Pamela Stone of Hunter College and Meg Lovejoy of Harvard, tracking high-achieving professional women across 2 books, Opting Out (2007) and Opting Back In (2019), found that women who left elite careers for caregiving did not return to their former careers. They reinvented themselves into lower-paying, traditionally female fields or gig economy work. Stone and Lovejoy call this “occupational resegregation over the life course,” the process by which women who started careers breaking barriers in male-dominated fields ultimately redirect into care-oriented professions after motherhood. 

The women studied did not do this by choice but because the elite jobs they left were structured around an ideal worker norm that was incompatible with caregiving of any kind.

What Intergenerational Care Solves and What It Does Not

Intergenerational programmes directly address several dimensions of both crises:

  • Elder isolation: Reduced through daily structured interaction without additional staffing requirements
  • Childcare availability: Increased by adding capacity within existing facilities rather than building new ones
  • Brain development for children: Supported through consistent one-on-one adult attention during the highest-impact developmental window
  • Rural community cohesion: Strengthened by creating shared social infrastructure in areas where geographic isolation compounds both problems

What intergenerational programmes do not solve is the structural workforce shortage, the absence of federal funding frameworks, or the underlying economic devaluation of care work that Wittman, Bailyn, Goldin, and their 20 co-contributors identify as the root cause. Drew of the Wisconsin Early Childhood Association states the market failure without ambiguity: “This textbook of a broken market. It’s just not working.”

The Care Across Generations Act, if passed, would begin to address the funding gap at the facility level. The broader structural solutions, including national paid leave, federally subsidized childcare, comparable worth legislation, and work redesign at the organizational level, remain contested policy terrain.

Final Takeaway

The United States has spent decades treating childcare and eldercare as separate policy problems requiring separate solutions. The research published by Wittman and Bailyn, the field evidence from Weeden’s Generations programme in Plymouth, and the grassroots momentum behind the Groundswell Collective in Walworth County all point toward the same conclusion: these are not separate problems.
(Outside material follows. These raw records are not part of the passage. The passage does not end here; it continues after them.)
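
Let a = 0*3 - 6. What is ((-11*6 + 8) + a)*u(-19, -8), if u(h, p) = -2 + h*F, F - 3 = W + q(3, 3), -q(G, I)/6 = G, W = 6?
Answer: -10816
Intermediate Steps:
a = -6 (a = 0 - 6 = -6)
q(G, I) = -6*G
F = -9 (F = 3 + (6 - 6*3) = 3 + (6 - 18) = 3 - 12 = -9)
u(h, p) = -2 - 9*h (u(h, p) = -2 + h*(-9) = -2 - 9*h)
((-11*6 + 8) + a)*u(-19, -8) = ((-11*6 + 8) - 6)*(-2 - 9*(-19)) = ((-66 + 8) - 6)*(-2 + 171) = (-58 - 6)*169 = -64*169 = -10816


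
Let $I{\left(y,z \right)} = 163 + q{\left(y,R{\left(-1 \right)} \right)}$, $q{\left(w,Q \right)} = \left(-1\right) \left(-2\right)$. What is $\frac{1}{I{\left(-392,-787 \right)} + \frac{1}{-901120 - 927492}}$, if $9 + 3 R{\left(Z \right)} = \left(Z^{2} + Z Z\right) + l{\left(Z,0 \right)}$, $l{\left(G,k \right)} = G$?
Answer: $\frac{1828612}{301720979} \approx 0.0060606$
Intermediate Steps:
$R{\left(Z \right)} = -3 + \frac{Z}{3} + \frac{2 Z^{2}}{3}$ ($R{\left(Z \right)} = -3 + \frac{\left(Z^{2} + Z Z\right) + Z}{3} = -3 + \frac{\left(Z^{2} + Z^{2}\right) + Z}{3} = -3 + \frac{2 Z^{2} + Z}{3} = -3 + \frac{Z + 2 Z^{2}}{3} = -3 + \left(\frac{Z}{3} + \frac{2 Z^{2}}{3}\right) = -3 + \frac{Z}{3} + \frac{2 Z^{2}}{3}$)
$q{\left(w,Q \right)} = 2$
$I{\left(y,z \right)} = 165$ ($I{\left(y,z \right)} = 163 + 2 = 165$)
$\frac{1}{I{\left(-392,-787 \right)} + \frac{1}{-901120 - 927492}} = \frac{1}{165 + \frac{1}{-901120 - 927492}} = \frac{1}{165 + \frac{1}{-1828612}} = \frac{1}{165 - \frac{1}{1828612}} = \frac{1}{\frac{301720979}{1828612}} = \frac{1828612}{301720979}$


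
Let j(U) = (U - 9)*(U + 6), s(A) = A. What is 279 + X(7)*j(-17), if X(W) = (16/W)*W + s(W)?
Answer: 6857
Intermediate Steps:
j(U) = (-9 + U)*(6 + U)
X(W) = 16 + W (X(W) = (16/W)*W + W = 16 + W)
279 + X(7)*j(-17) = 279 + (16 + 7)*(-54 + (-17)² - 3*(-17)) = 279 + 23*(-54 + 289 + 51) = 279 + 23*286 = 279 + 6578 = 6857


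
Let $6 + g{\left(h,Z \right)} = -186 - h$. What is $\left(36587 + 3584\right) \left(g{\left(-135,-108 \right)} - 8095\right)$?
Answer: $-327473992$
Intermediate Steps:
$g{\left(h,Z \right)} = -192 - h$ ($g{\left(h,Z \right)} = -6 - \left(186 + h\right) = -192 - h$)
$\left(36587 + 3584\right) \left(g{\left(-135,-108 \right)} - 8095\right) = \left(36587 + 3584\right) \left(\left(-192 - -135\right) - 8095\right) = 40171 \left(\left(-192 + 135\right) - 8095\right) = 40171 \left(-57 - 8095\right) = 40171 \left(-8152\right) = -327473992$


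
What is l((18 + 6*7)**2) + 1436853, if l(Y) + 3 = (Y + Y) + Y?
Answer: 1447650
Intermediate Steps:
l(Y) = -3 + 3*Y (l(Y) = -3 + ((Y + Y) + Y) = -3 + (2*Y + Y) = -3 + 3*Y)
l((18 + 6*7)**2) + 1436853 = (-3 + 3*(18 + 6*7)**2) + 1436853 = (-3 + 3*(18 + 42)**2) + 1436853 = (-3 + 3*60**2) + 1436853 = (-3 + 3*3600) + 1436853 = (-3 + 10800) + 1436853 = 10797 + 1436853 = 1447650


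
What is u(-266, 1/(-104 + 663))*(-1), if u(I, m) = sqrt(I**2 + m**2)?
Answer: -sqrt(22109905637)/559 ≈ -266.00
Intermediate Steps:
u(-266, 1/(-104 + 663))*(-1) = sqrt((-266)**2 + (1/(-104 + 663))**2)*(-1) = sqrt(70756 + (1/559)**2)*(-1) = sqrt(70756 + 1/312481)*(-1) = sqrt(22109905637/312481)*(-1) = (sqrt(22109905637)/559)*(-1) = -sqrt(22109905637)/559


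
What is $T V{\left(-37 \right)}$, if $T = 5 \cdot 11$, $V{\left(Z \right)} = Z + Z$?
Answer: $-4070$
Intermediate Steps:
$V{\left(Z \right)} = 2 Z$
$T = 55$
$T V{\left(-37 \right)} = 55 \cdot 2 \left(-37\right) = 55 \left(-74\right) = -4070$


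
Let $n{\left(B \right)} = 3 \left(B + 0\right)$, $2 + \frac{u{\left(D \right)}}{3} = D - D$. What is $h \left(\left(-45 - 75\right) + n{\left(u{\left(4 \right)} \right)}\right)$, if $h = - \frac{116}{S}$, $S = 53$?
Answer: $\frac{16008}{53} \approx 302.04$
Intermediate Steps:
$h = - \frac{116}{53} \approx -2.1887$
$u{\left(D \right)} = -6$ ($u{\left(D \right)} = -6 + 3 \left(D - D\right) = -6 + 3 \cdot 0 = -6 + 0 = -6$)
$n{\left(B \right)} = 3 B$
$h \left(\left(-45 - 75\right) + n{\left(u{\left(4 \right)} \right)}\right) = - \frac{116 \left(\left(-45 - 75\right) + 3 \left(-6\right)\right)}{53} = - \frac{116 \left(-120 - 18\right)}{53} = \left(- \frac{116}{53}\right) \left(-138\right) = \frac{16008}{53}$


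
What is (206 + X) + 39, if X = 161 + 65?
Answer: 471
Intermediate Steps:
X = 226
(206 + X) + 39 = (206 + 226) + 39 = 432 + 39 = 471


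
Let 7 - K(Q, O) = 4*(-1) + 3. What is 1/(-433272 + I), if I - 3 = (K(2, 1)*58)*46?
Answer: -1/411925 ≈ -2.4276e-6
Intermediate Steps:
K(Q, O) = 8 (K(Q, O) = 7 - (4*(-1) + 3) = 7 - (-4 + 3) = 7 - 1*(-1) = 7 + 1 = 8)
I = 21347 (I = 3 + (8*58)*46 = 3 + 464*46 = 3 + 21344 = 21347)
1/(-433272 + I) = 1/(-433272 + 21347) = 1/(-411925) = -1/411925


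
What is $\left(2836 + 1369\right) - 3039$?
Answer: $1166$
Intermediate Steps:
$\left(2836 + 1369\right) - 3039 = 4205 - 3039 = 1166$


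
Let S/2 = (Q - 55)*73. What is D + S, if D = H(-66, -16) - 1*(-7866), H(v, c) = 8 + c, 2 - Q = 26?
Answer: -3676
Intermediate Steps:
Q = -24 (Q = 2 - 1*26 = 2 - 26 = -24)
S = -11534 (S = 2*((-24 - 55)*73) = 2*(-79*73) = 2*(-5767) = -11534)
D = 7858 (D = (8 - 16) - 1*(-7866) = -8 + 7866 = 7858)
D + S = 7858 - 11534 = -3676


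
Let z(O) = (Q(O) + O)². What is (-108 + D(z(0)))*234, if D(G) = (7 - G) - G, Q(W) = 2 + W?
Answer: -25506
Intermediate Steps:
z(O) = (2 + 2*O)² (z(O) = ((2 + O) + O)² = (2 + 2*O)²)
D(G) = 7 - 2*G
(-108 + D(z(0)))*234 = (-108 + (7 - 8*(1 + 0)²))*234 = (-108 + (7 - 8*1²))*234 = (-108 + (7 - 8))*234 = (-108 - 1)*234 = -109*234 = -25506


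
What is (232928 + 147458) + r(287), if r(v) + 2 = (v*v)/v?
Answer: 380671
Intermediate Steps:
r(v) = -2 + v (r(v) = -2 + (v*v)/v = -2 + v**2/v = -2 + v)
(232928 + 147458) + r(287) = (232928 + 147458) + (-2 + 287) = 380386 + 285 = 380671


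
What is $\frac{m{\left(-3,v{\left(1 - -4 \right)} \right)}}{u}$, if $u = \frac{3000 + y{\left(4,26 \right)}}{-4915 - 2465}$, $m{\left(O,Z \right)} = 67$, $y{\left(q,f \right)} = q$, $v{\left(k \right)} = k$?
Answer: $- \frac{123615}{751} \approx -164.6$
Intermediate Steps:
$u = - \frac{751}{1845}$ ($u = \frac{3000 + 4}{-4915 - 2465} = \frac{3004}{-7380} = 3004 \left(- \frac{1}{7380}\right) = - \frac{751}{1845} \approx -0.40705$)
$\frac{m{\left(-3,v{\left(1 - -4 \right)} \right)}}{u} = \frac{67}{- \frac{751}{1845}} = 67 \left(- \frac{1845}{751}\right) = - \frac{123615}{751}$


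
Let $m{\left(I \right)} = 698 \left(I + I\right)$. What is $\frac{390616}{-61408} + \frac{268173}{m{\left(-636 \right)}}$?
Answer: $- \frac{3784153405}{567931888} \approx -6.663$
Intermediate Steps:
$m{\left(I \right)} = 1396 I$ ($m{\left(I \right)} = 698 \cdot 2 I = 1396 I$)
$\frac{390616}{-61408} + \frac{268173}{m{\left(-636 \right)}} = \frac{390616}{-61408} + \frac{268173}{1396 \left(-636\right)} = 390616 \left(- \frac{1}{61408}\right) + \frac{268173}{-887856} = - \frac{48827}{7676} + 268173 \left(- \frac{1}{887856}\right) = - \frac{48827}{7676} - \frac{89391}{295952} = - \frac{3784153405}{567931888}$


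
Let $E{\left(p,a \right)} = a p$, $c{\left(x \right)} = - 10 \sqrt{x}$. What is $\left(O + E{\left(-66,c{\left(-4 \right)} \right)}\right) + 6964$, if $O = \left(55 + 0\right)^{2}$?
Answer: $9989 + 1320 i \approx 9989.0 + 1320.0 i$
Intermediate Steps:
$O = 3025$ ($O = 55^{2} = 3025$)
$\left(O + E{\left(-66,c{\left(-4 \right)} \right)}\right) + 6964 = \left(3025 + - 10 \sqrt{-4} \left(-66\right)\right) + 6964 = \left(3025 + - 10 \cdot 2 i \left(-66\right)\right) + 6964 = \left(3025 + - 20 i \left(-66\right)\right) + 6964 = \left(3025 + 1320 i\right) + 6964 = 9989 + 1320 i$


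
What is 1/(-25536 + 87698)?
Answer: 1/62162 ≈ 1.6087e-5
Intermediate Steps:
1/(-25536 + 87698) = 1/62162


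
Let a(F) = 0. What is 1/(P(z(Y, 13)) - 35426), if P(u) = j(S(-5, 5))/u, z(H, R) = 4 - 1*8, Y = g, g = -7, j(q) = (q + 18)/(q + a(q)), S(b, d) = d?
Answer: -20/708543 ≈ -2.8227e-5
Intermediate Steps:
j(q) = (18 + q)/q (j(q) = (q + 18)/(q + 0) = (18 + q)/q)
Y = -7
z(H, R) = -4 (z(H, R) = 4 - 8 = -4)
P(u) = 23/(5*u) (P(u) = ((18 + 5)/5)/u = ((⅕)*23)/u = 23/(5*u))
1/(P(z(Y, 13)) - 35426) = 1/((23/5)/(-4) - 35426) = 1/((23/5)*(-¼) - 35426) = 1/(-23/20 - 35426) = 1/(-708543/20) = -20/708543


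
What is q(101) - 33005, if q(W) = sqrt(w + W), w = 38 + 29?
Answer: -33005 + 2*sqrt(42) ≈ -32992.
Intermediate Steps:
w = 67
q(W) = sqrt(67 + W)
q(101) - 33005 = sqrt(67 + 101) - 33005 = sqrt(168) - 33005 = 2*sqrt(42) - 33005 = -33005 + 2*sqrt(42)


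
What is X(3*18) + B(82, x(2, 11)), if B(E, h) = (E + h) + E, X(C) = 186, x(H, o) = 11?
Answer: 361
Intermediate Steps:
B(E, h) = h + 2*E
X(3*18) + B(82, x(2, 11)) = 186 + (11 + 2*82) = 186 + (11 + 164) = 186 + 175 = 361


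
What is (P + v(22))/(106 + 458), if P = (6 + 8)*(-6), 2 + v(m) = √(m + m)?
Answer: -43/282 + √11/282 ≈ -0.14072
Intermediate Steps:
v(m) = -2 + √2*√m (v(m) = -2 + √(m + m) = -2 + √(2*m) = -2 + √2*√m)
P = -84 (P = 14*(-6) = -84)
(P + v(22))/(106 + 458) = (-84 + (-2 + √2*√22))/(106 + 458) = (-84 + (-2 + 2*√11))/564 = (-86 + 2*√11)*(1/564) = -43/282 + √11/282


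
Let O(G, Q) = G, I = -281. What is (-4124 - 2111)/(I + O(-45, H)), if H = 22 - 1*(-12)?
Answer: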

They are the same problem. A society that built its economy on invisible care work and is now facing the cost of that assumption as the care system fractures simultaneously at both ends of the age spectrum. Intergenerational care does not fix the structural failure. But it demonstrates that the resources to begin addressing both crises may already exist, in the same buildings, among the same communities, waiting to be pointed at each other.